Hauptsache das Internet funktioniert.
Mit einer
ausreichend hohen Zahl (≤ π) an Nackenstützkissen,
einem (1) Aufstellfrühstückstablett mit Belüftungslöchern (für den Computer),
mit zwei (2) Thermoskannen, einem (1) bettnah angebrachtem Wasserkocher und Teebeuteln (Minze-Honig mit artifiziellem und eben deshalb total überzeugendem Aroma- und Geschmack),
einer (1) Wärmflasche,
einer (1) Nähmaschine,
Tages, Wochen- und Monatspresse (1),
einer (1) leichten und einer (1) mittelschweren Zudeckdecke,
einer (1) ausreichenden Zahl an Essensbestellzetteln (der indische PizzaGyrosNudelnschnitzellieferservice von der Karli tät’s auch) ,
und einem (1) Empfangshocker für gebetenen, ungebetenen sowie spontanen Besuch,
das wäre echt der Himmel gerade.
Und das alles gerne nine to five.
Aber schon Konfuzius sagte mal an einem unfreundlichen Novembertag und als ihm alles über den Kopf wuchs: !ﭔﻥﻀ ! ﻉﺰ,ﻗﻀשׁ, קּטּ
Das lasse ich jetzt so stehen, da stimme ich jetzt einfach zu und beuge mich.


Polentage

18 September 2009

Es gibt gute Polentage und schlechte Polentage. An guten Polentagen ist es Herbst, auf der Straße riecht es nach Kohlenrauch, die Sonne scheint und ich gehe in eine alte Konditorei im Souterrain, es riecht wieder, nach alten, feuchten Mauern und schon von draußen nach Zucker, nach Zuckermark, nach dem Ursprung allen Zuckers. Nicht klebrig süß sonder puderig beständig. Und dann gibt es einen Krapfen, Berliner, Pfannkuchen, ich nenne ihn mal pączek, regionale Namensunterschiede sind mir nicht bekannt. In Fett ausgebraten, am liebsten mit wenig Marmelade, es gibt ihn wohl auch mit Zugerguss aber für mich bitte nur mit Puderzucker. Und wenn draußen Sommer ist, gibt es jagodzianki, Hefebrötchen mit Blaubeerfüllung, in meiner Erinnerung zumindest, jetzt ersetzt durch eine enttäuschende glibbrige Tunke wenn ich Pech habe.

Ohnehin gibt es keine guten Polentage im Sommer, es ist zu heiß und es stinkt nach Abgasen, nach zu vielen alten Dieselmotoren auf zu schmalen Straßen. An guten Herbstpolentagen sammle ich Buchweizen ohne zu wissen, wie er heißt, aber ich weiß früh, dass man ihn essen kann. Später finde ich es wieder, als Mehl, im Bioladen. Eigentlich esse ich ständig Natur, die Enden langer, dicker Grashalme sind saftig und süß, genau wie die roten Samenmäntel der Eibe (wie viele Male wohl dem Tod von der Schippe gesprungen?)

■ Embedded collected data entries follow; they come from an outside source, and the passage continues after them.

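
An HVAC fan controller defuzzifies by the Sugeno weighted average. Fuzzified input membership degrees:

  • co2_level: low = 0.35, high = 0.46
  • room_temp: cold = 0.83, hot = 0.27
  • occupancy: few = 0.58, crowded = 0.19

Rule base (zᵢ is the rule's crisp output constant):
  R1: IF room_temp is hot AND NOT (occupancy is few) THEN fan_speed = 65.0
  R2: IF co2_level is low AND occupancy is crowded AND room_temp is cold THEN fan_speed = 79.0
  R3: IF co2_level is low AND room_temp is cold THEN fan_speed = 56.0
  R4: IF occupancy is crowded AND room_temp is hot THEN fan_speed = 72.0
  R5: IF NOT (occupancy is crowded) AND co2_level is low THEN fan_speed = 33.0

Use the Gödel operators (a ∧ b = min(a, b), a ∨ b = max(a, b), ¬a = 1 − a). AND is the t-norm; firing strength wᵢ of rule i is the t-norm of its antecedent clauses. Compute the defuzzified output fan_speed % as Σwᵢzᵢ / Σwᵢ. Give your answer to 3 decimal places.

R1 (z=65.0): hot=0.27, ¬few=1−0.58=0.42; AND[min(a, b)] → w = 0.27
R2 (z=79.0): low=0.35, crowded=0.19, cold=0.83; AND[min(a, b)] → w = 0.19
R3 (z=56.0): low=0.35, cold=0.83; AND[min(a, b)] → w = 0.35
R4 (z=72.0): crowded=0.19, hot=0.27; AND[min(a, b)] → w = 0.19
R5 (z=33.0): ¬crowded=1−0.19=0.81, low=0.35; AND[min(a, b)] → w = 0.35
Weighted average = (0.27·65.0 + 0.19·79.0 + 0.35·56.0 + 0.19·72.0 + 0.35·33.0) / (0.27 + 0.19 + 0.35 + 0.19 + 0.35)
  = 77.3900 / 1.3500 = 57.326

57.326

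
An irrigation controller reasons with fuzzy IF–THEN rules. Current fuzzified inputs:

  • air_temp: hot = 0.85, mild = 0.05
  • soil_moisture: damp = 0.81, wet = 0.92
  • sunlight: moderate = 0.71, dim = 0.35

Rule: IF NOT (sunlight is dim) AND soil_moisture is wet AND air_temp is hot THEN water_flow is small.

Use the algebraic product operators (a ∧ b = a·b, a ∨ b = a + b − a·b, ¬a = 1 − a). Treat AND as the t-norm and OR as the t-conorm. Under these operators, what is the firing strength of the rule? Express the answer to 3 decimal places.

0.508

firing strength: ¬dim=1−0.35=0.65, wet=0.92, hot=0.85; AND[a·b] → w = 0.5083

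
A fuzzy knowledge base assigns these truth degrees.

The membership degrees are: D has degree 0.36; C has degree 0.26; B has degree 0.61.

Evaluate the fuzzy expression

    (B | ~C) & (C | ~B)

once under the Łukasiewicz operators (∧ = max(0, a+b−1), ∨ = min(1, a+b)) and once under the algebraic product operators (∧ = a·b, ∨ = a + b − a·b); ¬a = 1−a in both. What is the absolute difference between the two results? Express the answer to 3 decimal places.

0.157

Under Łukasiewicz:
  ~C = 1 − 0.26 = 0.74
  B | ~C = min(1, a+b) on (0.61, 0.74) = 1.00
  ~B = 1 − 0.61 = 0.39
  C | ~B = min(1, a+b) on (0.26, 0.39) = 0.65
  (B | ~C) & (C | ~B) = max(0, a+b−1) on (1.00, 0.65) = 0.65
  → value = 0.6500
Under algebraic product:
  ~C = 1 − 0.2600 = 0.7400
  B | ~C = a + b − a·b on (0.6100, 0.7400) = 0.8986
  ~B = 1 − 0.6100 = 0.3900
  C | ~B = a + b − a·b on (0.2600, 0.3900) = 0.5486
  (B | ~C) & (C | ~B) = a·b on (0.8986, 0.5486) = 0.4930
  → value = 0.4930
|0.6500 − 0.4930| = 0.157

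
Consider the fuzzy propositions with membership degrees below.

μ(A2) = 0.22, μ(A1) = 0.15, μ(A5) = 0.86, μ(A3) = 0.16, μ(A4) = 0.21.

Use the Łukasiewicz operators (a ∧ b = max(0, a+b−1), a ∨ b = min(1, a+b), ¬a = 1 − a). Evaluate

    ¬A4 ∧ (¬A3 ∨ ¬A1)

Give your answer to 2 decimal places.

0.79

¬A4 = 1 − 0.21 = 0.79
¬A3 = 1 − 0.16 = 0.84
¬A1 = 1 − 0.15 = 0.85
¬A3 ∨ ¬A1 = min(1, a+b) on (0.84, 0.85) = 1.00
¬A4 ∧ (¬A3 ∨ ¬A1) = max(0, a+b−1) on (0.79, 1.00) = 0.79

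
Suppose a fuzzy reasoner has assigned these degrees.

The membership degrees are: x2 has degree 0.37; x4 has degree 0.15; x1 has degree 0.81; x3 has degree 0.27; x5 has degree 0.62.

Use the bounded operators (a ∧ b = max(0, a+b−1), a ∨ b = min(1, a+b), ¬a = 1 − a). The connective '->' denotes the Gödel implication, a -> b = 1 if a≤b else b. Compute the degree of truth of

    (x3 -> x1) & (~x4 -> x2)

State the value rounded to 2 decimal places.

0.37

x3 -> x1  [Gödel: 1 if a≤b else b] with a=0.27, b=0.81 → 1.00
~x4 = 1 − 0.15 = 0.85
~x4 -> x2  [Gödel: 1 if a≤b else b] with a=0.85, b=0.37 → 0.37
(x3 -> x1) & (~x4 -> x2) = max(0, a+b−1) on (1.00, 0.37) = 0.37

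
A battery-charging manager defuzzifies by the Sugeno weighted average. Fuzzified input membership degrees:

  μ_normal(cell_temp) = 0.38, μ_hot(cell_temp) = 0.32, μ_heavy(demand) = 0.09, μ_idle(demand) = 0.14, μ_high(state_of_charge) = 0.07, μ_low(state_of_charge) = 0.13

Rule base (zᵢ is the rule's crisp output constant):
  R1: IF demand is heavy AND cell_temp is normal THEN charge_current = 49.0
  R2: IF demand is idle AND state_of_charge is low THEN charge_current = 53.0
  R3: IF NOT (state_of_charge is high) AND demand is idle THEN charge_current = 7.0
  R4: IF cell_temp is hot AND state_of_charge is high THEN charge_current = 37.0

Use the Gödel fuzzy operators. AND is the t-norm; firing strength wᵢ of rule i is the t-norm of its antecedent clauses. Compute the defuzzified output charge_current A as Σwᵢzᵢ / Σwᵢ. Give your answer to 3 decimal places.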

An schlechten Polentagen scheint die Sonne und der Typ neben der Bäckerei ist total besoffen. Die Frau in der Bäckerei in ihrer weißen Polyesterschürze hält mir die Hand fürs Kleingeld hin während ihr restliches Wesen im Gespräch mit der Kollegin vertieft ist. Ständig werde ich von dünnen Frauen mit fransigen, glätteisengeglätteten Haaren gemustert, von oben – nach unten – nach oben.

Gelogen: es gibt auch gute Sommerpolentage. Sie fangen an, wenn Polen an den Rändern ausfranst. Es passiert nicht viel. Ich fahre eine Allee lang, rechts und links liegen sanfte Hügel, oben ist ein hoher oder tiefer Himmel, mit Wolken, Wolken jagen und flupp, ich bin in Zeit zurückversetzt, nein, es gibt keine Zeit. Links und rechts stehen kleine masurische Holzhäuser oder Häuser aus altem, rotem Backstein. Vor den Häusern sind kleine Gärten mit Stockrosen, Wicken, Ringelblumen und Tausendschön. Ab und zu fahre ich an einem Pferdehof vorbei oder an einem gepimpten Ex-Sommerlager für Bergwerkarbeiterfamilien, die Bungalows, domki, haben schräge Dächer, die fast bis auf die Erde reichen. Es riecht nach warmem, unaufgeräumtem Wald. Ich fahre an einem See vorbei, noch einem, die Gletscherzeitgletscher haben inflationär viele Seen zurückgelassen. Am Ende der Straße sitzt dann eine alte Frau auf einer alten Bank. Die Frau trägt selbstverständlich Kopftuch und Schürze und Pantoffeln und über ihr hängt ein Schild und auf dem Schild steht: Ende der Welt.


LNDN

5 August 2009

Hello Everybody,

Today I am going to write about my upcoming trip to Lndn. This of course is the correct transcription of what the Continentals think is the British English Received Pronounciation pronounciation of the word ‘London’. Well, what can I say… it is!

All right then, my upcoming trip is upcoming in December (at least it’s this year) and I am very much looking forward to it. In my imagination it’s a sort of summer kind of winter, meaning 23-24 degrees, not getting dark before 11 pm and other summer hot sexy sweaty feeling stuff involving loads of happy, good looking people but FOR GOD’S SAKE, how could you ever think about fucking winter right now!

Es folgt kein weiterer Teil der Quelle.